At that point, Senator Barbara Mikulski from Maryland rose to speak for the Democrats. She addressed the continued lack of funding in the CR to address both the Flint water crisis and the impending threat of Zika, and said that the Democrats would be unable to vote for the CR until these issues were addressed. Lest you think she was using her time wisely to move sundry Republicans to her side of the issue, I have to say that you’re probably miasimagining the room. She was the only senator there; even Senator McConnell had exited after dispensing with his procedures.

dsc_1519OK, so, interesting; clearly some details of the CR were still being worked out. We headed over to the House, after some delays in security—something in F’s dress was not agreeing with the imaging system, and she had to be taken aside and frisked. Clearly a threat. Anyways—off we went to the House side of things, where the Democrats were pressing their case about Zika and Flint. Two Representatives spoke passionately about how these were actual crises facing the US, and how unimpressed the parents of the children affected by lead poisoning and encephalophy must be by federal inaction. A Representative from Texas rose on the Republican side, and we waited for his rebuttal. Surely there was something else going on here?

Instead he spent his time—and the time of some fellow Republican from Michigan—talking about the pressing need for a tax break on capitol gains for employees who had been granted stock options by their companies.

Now, my kids understand Zika. They’ve spent not a small amount of time defending themselves against possible tropical diseases. We haven’t fully explained the Flint water crisis, but they understand how problematic it is not to have safe drinking water (we’re about to run out, as a matter of fact—gotta’ get to a marina tomorrow and fill up). The contrast between what the Democrats were discussing, and what the Republicans deemed important—a tax cut that, let’s face it, would almost entirely benefit the wealthy and do very little for those living in poverty, despite the assurances of this congressman—well, it couldn’t have been more glaring. And all of these words, on both sides, seemed to be delivered for the benefit of the clerks; no other representatives were listening.

Waiting in the Capitol
Waiting in the Capitol

I am, I hope, not an idiot. I know members of Congress have more to do than sit in session and listen to their fellow members pontificate; but it made me sad to see that a great, impassioned, persuasive speech could be made, and it was purely for show; so that a member could show tape on a campaign commercial, not so that anyone could listen and be convinced of compromise or reason. I understand that the real business of swaying votes takes place out of sight, with swapped favors and adhesion to party lines. We were all reminded, in talking to Senator Baldwin, of the incremental rate of change required at the federal level. But I wish everyone could have seen the contrast between the two parties that we saw that day.

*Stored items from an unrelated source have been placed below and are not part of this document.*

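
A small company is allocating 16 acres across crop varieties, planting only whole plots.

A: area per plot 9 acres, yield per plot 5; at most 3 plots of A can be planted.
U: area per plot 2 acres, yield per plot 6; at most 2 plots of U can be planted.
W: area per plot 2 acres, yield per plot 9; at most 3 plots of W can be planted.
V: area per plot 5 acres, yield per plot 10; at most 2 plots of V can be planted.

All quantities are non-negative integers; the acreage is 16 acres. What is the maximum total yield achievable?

49

This is a bounded integer knapsack.
2×U, 3×W, and 1×V: area 15 ≤ 16, yield 2·6 + 3·9 + 1·10 = 49.
3×W and 2×V: area 16 ≤ 16, yield 3·9 + 2·10 = 47.
Best is 49.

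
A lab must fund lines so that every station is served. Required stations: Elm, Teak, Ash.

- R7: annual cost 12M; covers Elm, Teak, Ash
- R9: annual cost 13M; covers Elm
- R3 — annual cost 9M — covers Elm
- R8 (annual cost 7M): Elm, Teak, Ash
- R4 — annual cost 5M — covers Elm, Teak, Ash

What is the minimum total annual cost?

R4 alone covers Elm, Teak, Ash — every station.
Total annual cost: 5.
No cover costs less than 5.

5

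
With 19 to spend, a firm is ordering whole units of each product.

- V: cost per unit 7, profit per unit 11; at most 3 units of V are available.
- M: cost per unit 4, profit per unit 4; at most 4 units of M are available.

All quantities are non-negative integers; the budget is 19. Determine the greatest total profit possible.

2×V and 1×M: cost 18 ≤ 19, profit 2·11 + 1·4 = 26.
1×V and 3×M: cost 19 ≤ 19, profit 1·11 + 3·4 = 23.
Best is 26.

26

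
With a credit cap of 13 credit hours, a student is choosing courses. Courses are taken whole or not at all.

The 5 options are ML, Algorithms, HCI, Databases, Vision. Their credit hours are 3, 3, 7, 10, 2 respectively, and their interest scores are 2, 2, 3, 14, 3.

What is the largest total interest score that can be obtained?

17

Databases + Vision: credit hours 10 + 2 = 12 ≤ 13, interest score 14 + 3 = 17.
ML + Databases: credit hours 3 + 10 = 13 ≤ 13, interest score 2 + 14 = 16.
Algorithms + Databases: credit hours 3 + 10 = 13 ≤ 13, interest score 2 + 14 = 16.
Best is Databases and Vision with total interest score 17.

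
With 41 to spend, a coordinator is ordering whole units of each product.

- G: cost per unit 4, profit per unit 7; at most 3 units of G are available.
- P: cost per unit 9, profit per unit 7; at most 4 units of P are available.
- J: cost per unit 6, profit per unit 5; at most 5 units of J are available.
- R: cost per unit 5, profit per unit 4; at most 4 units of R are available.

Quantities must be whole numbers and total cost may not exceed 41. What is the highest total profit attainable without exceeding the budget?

45

Take 3×G, 4×J, and 1×R: cost 41 ≤ 41, profit 3·7 + 4·5 + 1·4 = 45.
G has the best ratio (7/4) and is taken to its limit of 3; remaining capacity is filled optimally with the others.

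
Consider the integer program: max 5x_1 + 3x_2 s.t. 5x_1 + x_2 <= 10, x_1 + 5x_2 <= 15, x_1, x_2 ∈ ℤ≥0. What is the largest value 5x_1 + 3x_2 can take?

(x_1,x_2)=(1,2): 5·1+1·2=7≤10, 1·1+5·2=11≤15, objective 11.
(x_1,x_2)=(0,3): 5·0+1·3=3≤10, 1·0+5·3=15≤15, objective 9.
(x_1,x_2)=(1,1): 5·1+1·1=6≤10, 1·1+5·1=6≤15, objective 8.
(x_1,x_2)=(0,2): 5·0+1·2=2≤10, 1·0+5·2=10≤15, objective 6.
No feasible integer point exceeds 11.

11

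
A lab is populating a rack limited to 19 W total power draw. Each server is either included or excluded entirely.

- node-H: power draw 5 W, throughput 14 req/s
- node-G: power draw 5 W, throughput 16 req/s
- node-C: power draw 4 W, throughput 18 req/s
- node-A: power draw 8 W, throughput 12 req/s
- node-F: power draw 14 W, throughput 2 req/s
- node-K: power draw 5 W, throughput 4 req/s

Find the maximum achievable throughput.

52

This is an integer program with binary decision variables.
Allowing fractional choices, the relaxed optimum would be about 55.5, but servers are indivisible.
node-H + node-G + node-C + node-K: power draw 5 + 5 + 4 + 5 = 19 ≤ 19, throughput 14 + 16 + 18 + 4 = 52.
node-H + node-G + node-C: power draw 5 + 5 + 4 = 14 ≤ 19, throughput 14 + 16 + 18 = 48.
node-G + node-C + node-A: power draw 5 + 4 + 8 = 17 ≤ 19, throughput 16 + 18 + 12 = 46.
Best is node-H, node-G, node-C, and node-K with total throughput 52.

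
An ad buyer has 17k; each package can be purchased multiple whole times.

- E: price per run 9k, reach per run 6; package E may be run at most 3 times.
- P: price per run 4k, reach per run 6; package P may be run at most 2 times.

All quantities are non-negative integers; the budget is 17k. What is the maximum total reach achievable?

18

P has the best ratio (6/4); taking only P gives at most 2×6 = 12 (stopped by the supply cap of 2).
Mixing does better — 1×E and 2×P: price 17 ≤ 17, reach 1·6 + 2·6 = 18.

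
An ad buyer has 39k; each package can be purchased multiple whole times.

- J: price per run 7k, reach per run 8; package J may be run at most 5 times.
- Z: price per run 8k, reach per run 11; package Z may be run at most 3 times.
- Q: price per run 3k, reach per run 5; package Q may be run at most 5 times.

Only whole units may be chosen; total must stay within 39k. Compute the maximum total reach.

This is a bounded integer knapsack.
Take 3×Z and 5×Q: price 39 ≤ 39, reach 3·11 + 5·5 = 58.
Q has the best ratio (5/3) and is taken to its limit of 5; remaining capacity is filled optimally with the others.

58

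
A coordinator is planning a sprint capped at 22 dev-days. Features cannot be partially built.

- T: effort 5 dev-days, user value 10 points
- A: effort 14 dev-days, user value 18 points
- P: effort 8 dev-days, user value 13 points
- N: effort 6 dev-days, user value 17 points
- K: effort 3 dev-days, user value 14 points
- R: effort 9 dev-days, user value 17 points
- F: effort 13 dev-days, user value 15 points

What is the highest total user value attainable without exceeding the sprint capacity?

54

This is a 0-1 knapsack instance.
Allowing fractional choices, the relaxed optimum would be about 56.1, but features are indivisible.
N + K + R: effort 6 + 3 + 9 = 18 ≤ 22, user value 17 + 14 + 17 = 48.
T + P + N + K: effort 5 + 8 + 6 + 3 = 22 ≤ 22, user value 10 + 13 + 17 + 14 = 54.
Best is T, P, N, and K with total user value 54.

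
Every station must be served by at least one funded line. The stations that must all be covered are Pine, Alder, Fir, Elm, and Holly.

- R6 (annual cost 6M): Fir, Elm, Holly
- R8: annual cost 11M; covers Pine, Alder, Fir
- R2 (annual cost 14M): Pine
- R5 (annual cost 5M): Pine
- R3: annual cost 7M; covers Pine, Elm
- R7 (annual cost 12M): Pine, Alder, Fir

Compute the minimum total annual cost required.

The greedy cost-per-new-station heuristic would pick R6, R5, and R8 for 22, but a cheaper cover exists.
Choose R6 and R8: together they cover Pine, Alder, Fir, Elm, Holly — every station.
Total annual cost: 6 + 11 = 17.
No cover costs less than 17.

17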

It is becoming increasingly difficult for us to keep posting cheery updates from our two-year sabbatical in the face of gaining momentum of a candidate for the presidency that is both dangerous and a fool. It is becoming painful to pepper Facebook with photos of our children having a great time, when so much of our feed is devoted to black citizens of this country being murdered. This isn’t a political blog; we have readers from all kinds of political backgrounds, and we have no desire to start a fight or ability to present a nuanced argument about the great challenges facing our country in this space. But we have to say, after this day in Washington, the Republican party is going to have a pretty difficult time recruiting our kids.